Häufig lassen sich Nutzungs- und indirekte Nutzungswerte aus beobachtetem Verhalten ableiten, z. B. aus den Kosten für Freizeitreisen, oder durch den Einsatz hedonischer Methoden, bei denen Werte auf der Grundlage beobachteter Preise geschätzt werden. In der Regel werden Nichtnutzungswerte mit Hilfe von Präferenztechniken geschätzt, wie z. B. bedingte Bewertung oder Wahlmodellierung. Die Menschen werden in der Regel gefragt, wie viel sie für die Beobachtung und Wiederherstellung der Umwelt (Zahlungsbereitschaft) oder ihre Bereitschaft, eine Entschädigung für die Zerstörung des Umweltguts zu akzeptieren (WTA), bei bedingten Bewertungserhebungen bezahlen würden. Hedonic Pricing untersucht die Auswirkungen der Umwelt auf wirtschaftliche Entscheidungen, die sich in Wohnkosten, Reisekosten und Parkeintrittsgebühren widerspiegeln.
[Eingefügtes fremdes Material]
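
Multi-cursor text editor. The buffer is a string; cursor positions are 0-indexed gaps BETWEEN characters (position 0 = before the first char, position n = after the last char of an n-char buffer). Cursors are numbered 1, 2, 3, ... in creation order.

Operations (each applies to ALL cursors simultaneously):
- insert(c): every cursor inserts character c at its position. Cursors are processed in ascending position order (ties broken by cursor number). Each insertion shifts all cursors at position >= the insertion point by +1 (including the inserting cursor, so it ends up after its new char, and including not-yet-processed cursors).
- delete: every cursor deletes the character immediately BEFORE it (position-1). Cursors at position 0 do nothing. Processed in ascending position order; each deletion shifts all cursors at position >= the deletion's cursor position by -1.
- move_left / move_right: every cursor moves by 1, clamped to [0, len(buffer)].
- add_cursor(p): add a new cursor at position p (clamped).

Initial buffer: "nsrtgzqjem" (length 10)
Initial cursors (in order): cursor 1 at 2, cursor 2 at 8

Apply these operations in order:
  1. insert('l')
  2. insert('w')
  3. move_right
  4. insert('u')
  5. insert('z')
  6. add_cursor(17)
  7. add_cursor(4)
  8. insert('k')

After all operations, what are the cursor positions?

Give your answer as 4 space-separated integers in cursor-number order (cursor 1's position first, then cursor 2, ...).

Answer: 9 21 21 5

Derivation:
After op 1 (insert('l')): buffer="nslrtgzqjlem" (len 12), cursors c1@3 c2@10, authorship ..1......2..
After op 2 (insert('w')): buffer="nslwrtgzqjlwem" (len 14), cursors c1@4 c2@12, authorship ..11......22..
After op 3 (move_right): buffer="nslwrtgzqjlwem" (len 14), cursors c1@5 c2@13, authorship ..11......22..
After op 4 (insert('u')): buffer="nslwrutgzqjlweum" (len 16), cursors c1@6 c2@15, authorship ..11.1.....22.2.
After op 5 (insert('z')): buffer="nslwruztgzqjlweuzm" (len 18), cursors c1@7 c2@17, authorship ..11.11.....22.22.
After op 6 (add_cursor(17)): buffer="nslwruztgzqjlweuzm" (len 18), cursors c1@7 c2@17 c3@17, authorship ..11.11.....22.22.
After op 7 (add_cursor(4)): buffer="nslwruztgzqjlweuzm" (len 18), cursors c4@4 c1@7 c2@17 c3@17, authorship ..11.11.....22.22.
After op 8 (insert('k')): buffer="nslwkruzktgzqjlweuzkkm" (len 22), cursors c4@5 c1@9 c2@21 c3@21, authorship ..114.111.....22.2223.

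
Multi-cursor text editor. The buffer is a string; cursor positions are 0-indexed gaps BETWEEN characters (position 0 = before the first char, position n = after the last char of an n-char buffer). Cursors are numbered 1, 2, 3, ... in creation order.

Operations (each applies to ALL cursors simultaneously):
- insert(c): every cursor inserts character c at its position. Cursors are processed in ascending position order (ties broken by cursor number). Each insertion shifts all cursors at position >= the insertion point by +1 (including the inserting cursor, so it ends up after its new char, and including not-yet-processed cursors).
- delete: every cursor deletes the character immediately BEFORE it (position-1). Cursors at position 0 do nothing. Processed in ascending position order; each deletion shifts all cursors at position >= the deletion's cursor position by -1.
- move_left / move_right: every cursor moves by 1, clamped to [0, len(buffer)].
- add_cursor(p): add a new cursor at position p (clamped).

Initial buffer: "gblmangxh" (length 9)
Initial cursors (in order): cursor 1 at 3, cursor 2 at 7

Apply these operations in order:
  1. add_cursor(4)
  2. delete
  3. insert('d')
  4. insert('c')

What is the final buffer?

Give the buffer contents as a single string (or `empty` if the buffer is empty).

After op 1 (add_cursor(4)): buffer="gblmangxh" (len 9), cursors c1@3 c3@4 c2@7, authorship .........
After op 2 (delete): buffer="gbanxh" (len 6), cursors c1@2 c3@2 c2@4, authorship ......
After op 3 (insert('d')): buffer="gbddandxh" (len 9), cursors c1@4 c3@4 c2@7, authorship ..13..2..
After op 4 (insert('c')): buffer="gbddccandcxh" (len 12), cursors c1@6 c3@6 c2@10, authorship ..1313..22..

Answer: gbddccandcxh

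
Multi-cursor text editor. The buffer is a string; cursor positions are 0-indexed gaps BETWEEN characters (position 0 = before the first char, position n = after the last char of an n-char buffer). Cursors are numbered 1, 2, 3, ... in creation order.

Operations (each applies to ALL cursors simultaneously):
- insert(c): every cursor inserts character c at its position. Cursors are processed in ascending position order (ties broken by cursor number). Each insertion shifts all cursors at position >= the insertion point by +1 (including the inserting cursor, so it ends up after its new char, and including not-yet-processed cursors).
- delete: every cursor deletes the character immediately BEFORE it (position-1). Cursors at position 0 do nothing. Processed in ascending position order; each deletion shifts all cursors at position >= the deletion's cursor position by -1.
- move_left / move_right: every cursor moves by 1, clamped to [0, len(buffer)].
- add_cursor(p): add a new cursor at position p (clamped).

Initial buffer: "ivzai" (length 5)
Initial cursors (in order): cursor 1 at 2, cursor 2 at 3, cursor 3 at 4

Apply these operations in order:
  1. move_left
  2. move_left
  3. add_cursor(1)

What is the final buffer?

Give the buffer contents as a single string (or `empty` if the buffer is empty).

Answer: ivzai

Derivation:
After op 1 (move_left): buffer="ivzai" (len 5), cursors c1@1 c2@2 c3@3, authorship .....
After op 2 (move_left): buffer="ivzai" (len 5), cursors c1@0 c2@1 c3@2, authorship .....
After op 3 (add_cursor(1)): buffer="ivzai" (len 5), cursors c1@0 c2@1 c4@1 c3@2, authorship .....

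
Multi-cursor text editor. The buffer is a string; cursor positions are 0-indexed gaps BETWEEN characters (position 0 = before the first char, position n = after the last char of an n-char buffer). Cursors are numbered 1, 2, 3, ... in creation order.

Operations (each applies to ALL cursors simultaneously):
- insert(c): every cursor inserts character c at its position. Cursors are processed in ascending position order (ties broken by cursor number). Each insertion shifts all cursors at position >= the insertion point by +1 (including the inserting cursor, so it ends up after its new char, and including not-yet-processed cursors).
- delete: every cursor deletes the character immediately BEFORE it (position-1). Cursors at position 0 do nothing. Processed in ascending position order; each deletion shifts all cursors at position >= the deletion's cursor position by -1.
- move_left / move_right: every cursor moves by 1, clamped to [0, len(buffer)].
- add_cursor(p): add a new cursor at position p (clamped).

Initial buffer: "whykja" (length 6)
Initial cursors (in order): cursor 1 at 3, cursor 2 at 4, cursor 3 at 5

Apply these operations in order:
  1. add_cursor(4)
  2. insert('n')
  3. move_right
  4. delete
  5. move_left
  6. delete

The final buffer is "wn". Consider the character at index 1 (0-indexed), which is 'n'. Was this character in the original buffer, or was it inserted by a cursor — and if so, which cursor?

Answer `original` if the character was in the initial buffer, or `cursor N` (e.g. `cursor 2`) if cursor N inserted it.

Answer: cursor 3

Derivation:
After op 1 (add_cursor(4)): buffer="whykja" (len 6), cursors c1@3 c2@4 c4@4 c3@5, authorship ......
After op 2 (insert('n')): buffer="whynknnjna" (len 10), cursors c1@4 c2@7 c4@7 c3@9, authorship ...1.24.3.
After op 3 (move_right): buffer="whynknnjna" (len 10), cursors c1@5 c2@8 c4@8 c3@10, authorship ...1.24.3.
After op 4 (delete): buffer="whynnn" (len 6), cursors c1@4 c2@5 c4@5 c3@6, authorship ...123
After op 5 (move_left): buffer="whynnn" (len 6), cursors c1@3 c2@4 c4@4 c3@5, authorship ...123
After op 6 (delete): buffer="wn" (len 2), cursors c1@1 c2@1 c3@1 c4@1, authorship .3
Authorship (.=original, N=cursor N): . 3
Index 1: author = 3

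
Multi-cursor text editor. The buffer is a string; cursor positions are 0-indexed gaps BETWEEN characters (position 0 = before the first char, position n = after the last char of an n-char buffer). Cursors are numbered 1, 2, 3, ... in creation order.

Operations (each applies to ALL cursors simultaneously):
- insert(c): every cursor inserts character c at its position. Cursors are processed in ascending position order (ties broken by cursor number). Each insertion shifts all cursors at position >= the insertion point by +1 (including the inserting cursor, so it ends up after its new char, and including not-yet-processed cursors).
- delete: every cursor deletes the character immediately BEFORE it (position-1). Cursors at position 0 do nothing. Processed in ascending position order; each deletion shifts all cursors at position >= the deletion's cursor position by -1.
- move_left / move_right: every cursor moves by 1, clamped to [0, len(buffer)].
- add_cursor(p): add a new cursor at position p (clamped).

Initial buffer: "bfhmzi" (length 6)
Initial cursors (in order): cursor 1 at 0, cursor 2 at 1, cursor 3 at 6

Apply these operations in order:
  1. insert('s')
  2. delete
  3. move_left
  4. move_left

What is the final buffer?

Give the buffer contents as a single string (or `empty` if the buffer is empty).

Answer: bfhmzi

Derivation:
After op 1 (insert('s')): buffer="sbsfhmzis" (len 9), cursors c1@1 c2@3 c3@9, authorship 1.2.....3
After op 2 (delete): buffer="bfhmzi" (len 6), cursors c1@0 c2@1 c3@6, authorship ......
After op 3 (move_left): buffer="bfhmzi" (len 6), cursors c1@0 c2@0 c3@5, authorship ......
After op 4 (move_left): buffer="bfhmzi" (len 6), cursors c1@0 c2@0 c3@4, authorship ......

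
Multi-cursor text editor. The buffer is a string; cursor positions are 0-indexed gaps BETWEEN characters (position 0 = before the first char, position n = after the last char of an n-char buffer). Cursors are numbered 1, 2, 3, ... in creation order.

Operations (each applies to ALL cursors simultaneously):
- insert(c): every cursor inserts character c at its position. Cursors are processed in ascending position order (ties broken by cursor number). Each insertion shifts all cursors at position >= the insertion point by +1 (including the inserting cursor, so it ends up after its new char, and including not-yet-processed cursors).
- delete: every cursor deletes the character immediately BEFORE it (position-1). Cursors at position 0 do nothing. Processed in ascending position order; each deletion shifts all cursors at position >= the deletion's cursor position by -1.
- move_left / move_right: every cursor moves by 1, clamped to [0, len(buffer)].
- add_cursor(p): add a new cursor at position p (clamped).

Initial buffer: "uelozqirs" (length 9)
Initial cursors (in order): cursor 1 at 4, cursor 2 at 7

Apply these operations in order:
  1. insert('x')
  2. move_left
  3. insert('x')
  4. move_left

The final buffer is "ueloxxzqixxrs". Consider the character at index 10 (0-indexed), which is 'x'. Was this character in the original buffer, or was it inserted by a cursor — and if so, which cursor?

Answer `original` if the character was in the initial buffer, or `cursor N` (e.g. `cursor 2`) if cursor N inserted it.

Answer: cursor 2

Derivation:
After op 1 (insert('x')): buffer="ueloxzqixrs" (len 11), cursors c1@5 c2@9, authorship ....1...2..
After op 2 (move_left): buffer="ueloxzqixrs" (len 11), cursors c1@4 c2@8, authorship ....1...2..
After op 3 (insert('x')): buffer="ueloxxzqixxrs" (len 13), cursors c1@5 c2@10, authorship ....11...22..
After op 4 (move_left): buffer="ueloxxzqixxrs" (len 13), cursors c1@4 c2@9, authorship ....11...22..
Authorship (.=original, N=cursor N): . . . . 1 1 . . . 2 2 . .
Index 10: author = 2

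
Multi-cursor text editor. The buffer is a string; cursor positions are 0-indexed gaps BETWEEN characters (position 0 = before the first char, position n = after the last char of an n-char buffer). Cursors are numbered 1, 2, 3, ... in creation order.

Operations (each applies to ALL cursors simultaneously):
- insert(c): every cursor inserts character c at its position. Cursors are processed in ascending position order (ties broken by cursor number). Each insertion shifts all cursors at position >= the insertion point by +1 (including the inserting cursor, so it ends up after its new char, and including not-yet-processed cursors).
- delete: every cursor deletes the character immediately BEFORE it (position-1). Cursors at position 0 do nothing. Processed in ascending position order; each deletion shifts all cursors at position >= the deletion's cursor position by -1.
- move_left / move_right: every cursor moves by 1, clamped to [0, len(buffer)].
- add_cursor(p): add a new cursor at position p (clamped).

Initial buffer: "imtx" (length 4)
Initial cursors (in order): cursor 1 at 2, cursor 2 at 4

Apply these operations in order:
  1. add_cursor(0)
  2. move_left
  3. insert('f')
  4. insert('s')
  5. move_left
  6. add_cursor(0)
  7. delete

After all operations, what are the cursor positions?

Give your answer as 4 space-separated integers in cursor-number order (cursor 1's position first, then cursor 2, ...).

After op 1 (add_cursor(0)): buffer="imtx" (len 4), cursors c3@0 c1@2 c2@4, authorship ....
After op 2 (move_left): buffer="imtx" (len 4), cursors c3@0 c1@1 c2@3, authorship ....
After op 3 (insert('f')): buffer="fifmtfx" (len 7), cursors c3@1 c1@3 c2@6, authorship 3.1..2.
After op 4 (insert('s')): buffer="fsifsmtfsx" (len 10), cursors c3@2 c1@5 c2@9, authorship 33.11..22.
After op 5 (move_left): buffer="fsifsmtfsx" (len 10), cursors c3@1 c1@4 c2@8, authorship 33.11..22.
After op 6 (add_cursor(0)): buffer="fsifsmtfsx" (len 10), cursors c4@0 c3@1 c1@4 c2@8, authorship 33.11..22.
After op 7 (delete): buffer="sismtsx" (len 7), cursors c3@0 c4@0 c1@2 c2@5, authorship 3.1..2.

Answer: 2 5 0 0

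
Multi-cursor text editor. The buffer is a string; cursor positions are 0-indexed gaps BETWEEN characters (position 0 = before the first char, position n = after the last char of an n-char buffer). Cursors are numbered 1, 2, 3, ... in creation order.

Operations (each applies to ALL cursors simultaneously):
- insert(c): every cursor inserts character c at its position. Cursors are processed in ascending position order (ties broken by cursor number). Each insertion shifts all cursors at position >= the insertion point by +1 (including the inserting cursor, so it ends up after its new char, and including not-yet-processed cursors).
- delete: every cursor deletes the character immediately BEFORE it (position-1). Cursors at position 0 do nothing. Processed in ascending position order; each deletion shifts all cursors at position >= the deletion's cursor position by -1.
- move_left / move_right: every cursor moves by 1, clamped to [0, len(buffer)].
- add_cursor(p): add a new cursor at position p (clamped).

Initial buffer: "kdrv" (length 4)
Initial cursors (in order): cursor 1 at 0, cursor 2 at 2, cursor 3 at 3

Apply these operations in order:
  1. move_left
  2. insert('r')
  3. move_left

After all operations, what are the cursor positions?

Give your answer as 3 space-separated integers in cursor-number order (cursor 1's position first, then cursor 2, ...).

After op 1 (move_left): buffer="kdrv" (len 4), cursors c1@0 c2@1 c3@2, authorship ....
After op 2 (insert('r')): buffer="rkrdrrv" (len 7), cursors c1@1 c2@3 c3@5, authorship 1.2.3..
After op 3 (move_left): buffer="rkrdrrv" (len 7), cursors c1@0 c2@2 c3@4, authorship 1.2.3..

Answer: 0 2 4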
Fast alle Regierungen und Staaten verschärfen Umweltschäden, indem sie Subventionen bereitstellen, die Unternehmen und andere Wirtschaftsakteure mehr für die Ausbeutung natürlicher Ressourcen als für deren Erhalt bezahlen. Die jährlichen Kosten für die Umwelt durch solche öffentlichen Subventionen werden konservativ auf 4 bis 6 Billionen US-Dollar geschätzt.
Zu den vorgeschlagenen Abhilfemaßnahmen für solche externen Effekte gehören:
Umweltvorschriften.
Im Rahmen dieses Systems müssen die Auswirkungen auf die Wirtschaft von der Regulierungsbehörde geschätzt werden.
In der Regel wird hierfür eine Kosten-Nutzen-Analyse verwendet.
Es gibt ein wachsendes Bewusstsein dafür, dass sich Regulierungen (auch bekannt als "Command and Control"-Instrumente) nicht so sehr von wirtschaftlichen Instrumenten unterscheiden, wie Befürworter der Umweltökonomie gemeinhin behaupten.
Die Durchsetzung der Eg.1-Vorschriften erfolgt durch die Verhängung von Geldbußen, die als Steuer fungieren, wenn die Umweltverschmutzung den vorgeschriebenen Schwellenwert überschreitet.
Z.B. 2 muss die Umweltverschmutzung gesetzlich geregelt und geregelt werden, unabhängig davon, ob sie einem Umweltsteuersystem oder einem Regulierungssystem unterliegt.
Ein Umweltökonom würde argumentieren, dass der Hauptunterschied zwischen den beiden Methoden jedoch darin besteht, wie hoch die vollen Kosten der Regulierung sind.
Häufig werden den Verursachern durch "Command and Control"-Vorschriften einheitliche Emissionsobergrenzen auferlegt, obwohl die Unternehmen unterschiedliche Kosten für die Emissionsreduzierung haben, d. h. einige Unternehmen können mit dieser Methode die Umweltverschmutzung kostengünstig reduzieren, während andere dies nur mit großem Aufwand tun können.
Vor diesem Hintergrund besteht die Gesamtsystemvermeidung sowohl aus kostspieligen als auch aus kostengünstigen Maßnahmen.
Folglich werden moderne "Command and Control"-Vorschriften häufig erstellt, um diese Bedenken durch die Einbeziehung von Versorgungsparametern auszuräumen.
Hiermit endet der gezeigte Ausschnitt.